The nut of Krugman's argument:
"[W]hen discussing housing, we should think of America as two countries, Flatland and the Zoned Zone. In Flatland, there's plenty of room to build houses, so house prices mainly reflect the cost of construction. As a result, Flatland is pretty much immune to housing bubbles. And in Flatland, houses have, if anything, become easier to afford since 2000 because of falling interest rates.
"In the Zoned Zone, by contrast, buildable lots are scarce, and house prices mainly reflect the price of these lots rather than the cost of construction. As a result, house prices in the Zoned Zone are much less tied down by economic fundamentals than prices in Flatland."
This analysis does ignore some of the inherent limitations on how far into the boonies the Flatlanders can develop, but his delineation of the Zoned Zone ("most of the Northeast Corridor, coastal Florida, much of the West Coast and a few other locations") mirrors what Eric noted on the map.
Posted by: Seth Zuckerman | Jan 4, 2006 1:38:11 PM
The Zoned Zone is also correlated with availability of amenities and such. Folks in rich countries tend to move to desirable places: good weather, stuff to do, interesting people to meet, which is also where companies relocate to. That translates to places close to the coasts (Chicago and Denver the glaring exceptions, Atlanta getting there). Buildable lots are scarce (hence more pricey) because there's a demand for them.

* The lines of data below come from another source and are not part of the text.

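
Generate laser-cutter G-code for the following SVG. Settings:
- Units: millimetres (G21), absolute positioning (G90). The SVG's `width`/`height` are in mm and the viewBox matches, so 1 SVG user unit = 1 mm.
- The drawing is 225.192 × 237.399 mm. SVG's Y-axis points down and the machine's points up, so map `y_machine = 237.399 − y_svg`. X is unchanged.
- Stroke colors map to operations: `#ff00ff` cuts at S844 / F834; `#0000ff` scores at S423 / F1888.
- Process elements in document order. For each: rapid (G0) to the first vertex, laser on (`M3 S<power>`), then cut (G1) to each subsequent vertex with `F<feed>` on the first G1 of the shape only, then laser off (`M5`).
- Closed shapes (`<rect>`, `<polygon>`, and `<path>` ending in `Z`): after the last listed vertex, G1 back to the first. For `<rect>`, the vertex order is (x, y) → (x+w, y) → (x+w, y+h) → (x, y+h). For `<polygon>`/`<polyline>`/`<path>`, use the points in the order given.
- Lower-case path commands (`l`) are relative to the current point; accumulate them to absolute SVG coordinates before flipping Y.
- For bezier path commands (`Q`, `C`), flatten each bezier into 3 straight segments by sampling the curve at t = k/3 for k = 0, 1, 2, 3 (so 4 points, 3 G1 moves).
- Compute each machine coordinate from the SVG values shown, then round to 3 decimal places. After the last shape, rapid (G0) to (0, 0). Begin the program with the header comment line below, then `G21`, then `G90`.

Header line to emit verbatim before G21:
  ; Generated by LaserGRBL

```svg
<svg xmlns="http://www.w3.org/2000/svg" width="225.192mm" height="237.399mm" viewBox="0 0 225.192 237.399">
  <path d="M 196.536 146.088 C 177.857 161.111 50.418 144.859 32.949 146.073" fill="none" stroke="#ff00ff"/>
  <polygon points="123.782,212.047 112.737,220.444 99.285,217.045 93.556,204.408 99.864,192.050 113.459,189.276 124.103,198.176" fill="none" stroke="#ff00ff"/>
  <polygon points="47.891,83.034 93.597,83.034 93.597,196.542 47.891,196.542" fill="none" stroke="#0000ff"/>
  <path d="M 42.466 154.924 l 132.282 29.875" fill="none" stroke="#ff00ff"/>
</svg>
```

1 u = 1 mm; y_m = 237.399 − y.

[1] `<path>` cubic bezier, #ff00ff→cut S844 F834: (196.536,91.311) → (149.705,84.908) → (78.974,88.523) → (32.949,91.326)

[2] `<polygon>` regular polygon, #ff00ff→cut S844 F834: (123.782,25.352) → (112.737,16.955) → (99.285,20.354) → (93.556,32.991) → (99.864,45.349) → (113.459,48.123) → (124.103,39.223) → (123.782,25.352) (closed)

[3] `<polygon>` rectangle, #0000ff→score S423 F1888: (47.891,154.365) → (93.597,154.365) → (93.597,40.857) → (47.891,40.857) → (47.891,154.365) (closed)

[4] `<path>` line segment, #ff00ff→cut S844 F834: (42.466,82.475) → (174.748,52.600)

; Generated by LaserGRBL
G21
G90
G0 X196.536 Y91.311
M3 S844
G1 X149.705 Y84.908 F834
G1 X78.974 Y88.523
G1 X32.949 Y91.326
M5
G0 X123.782 Y25.352
M3 S844
G1 X112.737 Y16.955 F834
G1 X99.285 Y20.354
G1 X93.556 Y32.991
G1 X99.864 Y45.349
G1 X113.459 Y48.123
G1 X124.103 Y39.223
G1 X123.782 Y25.352
M5
G0 X47.891 Y154.365
M3 S423
G1 X93.597 Y154.365 F1888
G1 X93.597 Y40.857
G1 X47.891 Y40.857
G1 X47.891 Y154.365
M5
G0 X42.466 Y82.475
M3 S844
G1 X174.748 Y52.600 F834
M5
G0 X0.000 Y0.000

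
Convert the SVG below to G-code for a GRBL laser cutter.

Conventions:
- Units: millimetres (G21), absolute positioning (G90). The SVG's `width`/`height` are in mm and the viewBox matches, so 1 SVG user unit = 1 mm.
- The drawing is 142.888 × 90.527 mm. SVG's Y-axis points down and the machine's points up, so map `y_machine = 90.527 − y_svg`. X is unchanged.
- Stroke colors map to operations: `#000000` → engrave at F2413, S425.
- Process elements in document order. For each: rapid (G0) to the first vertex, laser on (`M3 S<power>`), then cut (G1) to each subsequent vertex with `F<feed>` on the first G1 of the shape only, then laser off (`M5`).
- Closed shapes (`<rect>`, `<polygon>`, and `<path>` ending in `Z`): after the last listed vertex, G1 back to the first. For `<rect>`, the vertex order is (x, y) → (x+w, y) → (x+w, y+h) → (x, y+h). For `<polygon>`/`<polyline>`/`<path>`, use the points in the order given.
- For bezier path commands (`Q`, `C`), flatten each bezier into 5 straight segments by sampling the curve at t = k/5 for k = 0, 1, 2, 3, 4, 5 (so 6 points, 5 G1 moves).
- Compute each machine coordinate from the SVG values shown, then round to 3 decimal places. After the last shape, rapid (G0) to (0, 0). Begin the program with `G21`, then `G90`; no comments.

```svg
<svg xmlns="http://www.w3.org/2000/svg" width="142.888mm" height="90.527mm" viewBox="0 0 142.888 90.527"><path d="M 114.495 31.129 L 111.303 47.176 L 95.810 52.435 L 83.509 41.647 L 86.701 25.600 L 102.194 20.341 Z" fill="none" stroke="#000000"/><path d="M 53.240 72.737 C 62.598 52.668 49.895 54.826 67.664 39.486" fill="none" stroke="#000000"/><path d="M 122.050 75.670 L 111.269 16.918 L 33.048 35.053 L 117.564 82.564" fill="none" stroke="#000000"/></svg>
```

G21
G90
G0 X114.495 Y59.398
M3 S425
G1 X111.303 Y43.351 F2413
G1 X95.810 Y38.092
G1 X83.509 Y48.880
G1 X86.701 Y64.927
G1 X102.194 Y70.186
G1 X114.495 Y59.398
M5
G0 X53.240 Y17.790
M3 S425
G1 X56.628 Y27.482 F2413
G1 X57.242 Y33.746
G1 X57.606 Y38.490
G1 X60.239 Y43.619
G1 X67.664 Y51.041
M5
G0 X122.050 Y14.857
M3 S425
G1 X111.269 Y73.609 F2413
G1 X33.048 Y55.474
G1 X117.564 Y7.963
M5
G0 X0.000 Y0.000

1 u = 1 mm; y_m = 90.527 − y.

[1] `<path>` regular polygon, #000000→engrave S425 F2413: (114.495,59.398) → (111.303,43.351) → (95.810,38.092) → (83.509,48.880) → (86.701,64.927) → (102.194,70.186) → (114.495,59.398) (closed)

[2] `<path>` cubic bezier, #000000→engrave S425 F2413: (53.240,17.790) → (56.628,27.482) → (57.242,33.746) → (57.606,38.490) → (60.239,43.619) → (67.664,51.041)

[3] `<path>` open polyline, #000000→engrave S425 F2413: (122.050,14.857) → (111.269,73.609) → (33.048,55.474) → (117.564,7.963)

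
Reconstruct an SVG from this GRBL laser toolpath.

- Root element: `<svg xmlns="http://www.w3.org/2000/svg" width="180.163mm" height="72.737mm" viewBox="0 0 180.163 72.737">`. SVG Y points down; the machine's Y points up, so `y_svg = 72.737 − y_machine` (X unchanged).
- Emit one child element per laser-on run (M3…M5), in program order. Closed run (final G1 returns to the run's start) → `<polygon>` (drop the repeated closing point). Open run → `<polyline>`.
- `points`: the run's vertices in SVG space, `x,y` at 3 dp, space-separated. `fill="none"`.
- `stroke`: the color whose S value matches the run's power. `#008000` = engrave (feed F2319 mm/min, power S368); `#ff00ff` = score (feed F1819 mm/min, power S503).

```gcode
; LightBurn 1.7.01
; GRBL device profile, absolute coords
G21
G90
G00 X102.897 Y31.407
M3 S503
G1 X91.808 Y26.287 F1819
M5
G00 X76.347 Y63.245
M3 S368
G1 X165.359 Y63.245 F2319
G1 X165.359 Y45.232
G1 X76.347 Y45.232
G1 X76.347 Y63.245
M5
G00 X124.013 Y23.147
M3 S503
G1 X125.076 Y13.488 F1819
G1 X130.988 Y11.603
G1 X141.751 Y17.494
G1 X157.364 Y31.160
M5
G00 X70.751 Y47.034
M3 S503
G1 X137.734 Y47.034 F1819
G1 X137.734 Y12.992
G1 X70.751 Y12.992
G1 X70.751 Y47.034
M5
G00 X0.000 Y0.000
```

<svg xmlns="http://www.w3.org/2000/svg" width="180.163mm" height="72.737mm" viewBox="0 0 180.163 72.737">
  <polyline points="102.897,41.330 91.808,46.450" fill="none" stroke="#ff00ff"/>
  <polygon points="76.347,9.492 165.359,9.492 165.359,27.505 76.347,27.505" fill="none" stroke="#008000"/>
  <polyline points="124.013,49.590 125.076,59.249 130.988,61.134 141.751,55.243 157.364,41.577" fill="none" stroke="#ff00ff"/>
  <polygon points="70.751,25.703 137.734,25.703 137.734,59.745 70.751,59.745" fill="none" stroke="#ff00ff"/>
</svg>

Machine Y-up, SVG Y-down with viewBox height 72.737, so y_svg = 72.737 − y_machine; X carries over.

Run 1: S503 ⇒ score layer `#ff00ff`. The run is open, so emit a `<polyline>` with points (Y-flipped): 102.897,41.330 91.808,46.450.

Run 2: power S368 maps to stroke `#008000` (engrave). The run returns to its start, so emit a `<polygon>` with points (Y-flipped): 76.347,9.492 165.359,9.492 165.359,27.505 76.347,27.505.

Run 3: power S503 maps to stroke `#ff00ff` (score). The run is open, so emit a `<polyline>` with points (Y-flipped): 124.013,49.590 125.076,59.249 130.988,61.134 141.751,55.243 157.364,41.577.

Run 4: power S503 maps to stroke `#ff00ff` (score). The run returns to its start, so emit a `<polygon>` with points (Y-flipped): 70.751,25.703 137.734,25.703 137.734,59.745 70.751,59.745.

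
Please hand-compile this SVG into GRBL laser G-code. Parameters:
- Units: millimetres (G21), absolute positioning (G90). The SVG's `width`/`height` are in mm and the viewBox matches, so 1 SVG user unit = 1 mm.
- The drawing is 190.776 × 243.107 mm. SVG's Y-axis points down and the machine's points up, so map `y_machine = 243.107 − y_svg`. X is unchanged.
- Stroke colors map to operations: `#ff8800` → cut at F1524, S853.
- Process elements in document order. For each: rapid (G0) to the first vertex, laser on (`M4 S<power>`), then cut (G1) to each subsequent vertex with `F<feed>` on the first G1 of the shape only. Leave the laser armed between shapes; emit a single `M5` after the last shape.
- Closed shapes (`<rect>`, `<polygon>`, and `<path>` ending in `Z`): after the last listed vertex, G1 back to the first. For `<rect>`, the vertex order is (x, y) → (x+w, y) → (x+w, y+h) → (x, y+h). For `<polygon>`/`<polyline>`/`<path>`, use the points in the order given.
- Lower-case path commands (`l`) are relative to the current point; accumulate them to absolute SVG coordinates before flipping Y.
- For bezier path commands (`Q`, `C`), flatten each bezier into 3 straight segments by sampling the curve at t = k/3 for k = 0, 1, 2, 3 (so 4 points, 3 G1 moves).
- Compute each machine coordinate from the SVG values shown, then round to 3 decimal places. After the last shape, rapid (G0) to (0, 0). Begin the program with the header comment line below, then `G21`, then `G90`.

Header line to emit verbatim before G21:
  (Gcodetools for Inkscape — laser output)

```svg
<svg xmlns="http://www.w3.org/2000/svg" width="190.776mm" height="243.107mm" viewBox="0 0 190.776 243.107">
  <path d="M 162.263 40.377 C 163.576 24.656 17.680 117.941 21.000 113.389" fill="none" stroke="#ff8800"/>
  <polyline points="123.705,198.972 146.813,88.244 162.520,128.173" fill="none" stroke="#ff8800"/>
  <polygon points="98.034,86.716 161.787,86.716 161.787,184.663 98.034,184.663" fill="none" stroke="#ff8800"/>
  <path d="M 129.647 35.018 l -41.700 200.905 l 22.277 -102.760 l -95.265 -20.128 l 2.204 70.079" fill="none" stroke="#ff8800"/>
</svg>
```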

Posted by: Dan Staley | Jan 4, 2006 4:12:09 PM
Yup, this article richly deserved critique. As the economy becomes more volatile for a wider swath of the workforce, more households will face the primal fear: Will we lose our home if a breadwinner gets downsized or really sick?
Add to this fear the fairly high incidence of divorce, which can often have difficult economic ramifications for families.
Now add the growing usage of variable-rate, interest-only mortgages in high-cost markets such as the Puget Sound. A big spike in interest rates could push some folks over the edge.
It seems to me that when you look at home ownership in context, it by and large appears to be an economically riskier endeavor than it did in the 1980s. Yet the hot residential market in recent years seems to be at least partially driven by a sense of fear about being permanently frozen out of home ownership.
I know a number of young families who, truth be told, weren't economically ready to buy a home but did so because 1) interest rates have been at historically low levels and 2) they were afraid that escalating Puget Sound prices would never fall back to earth.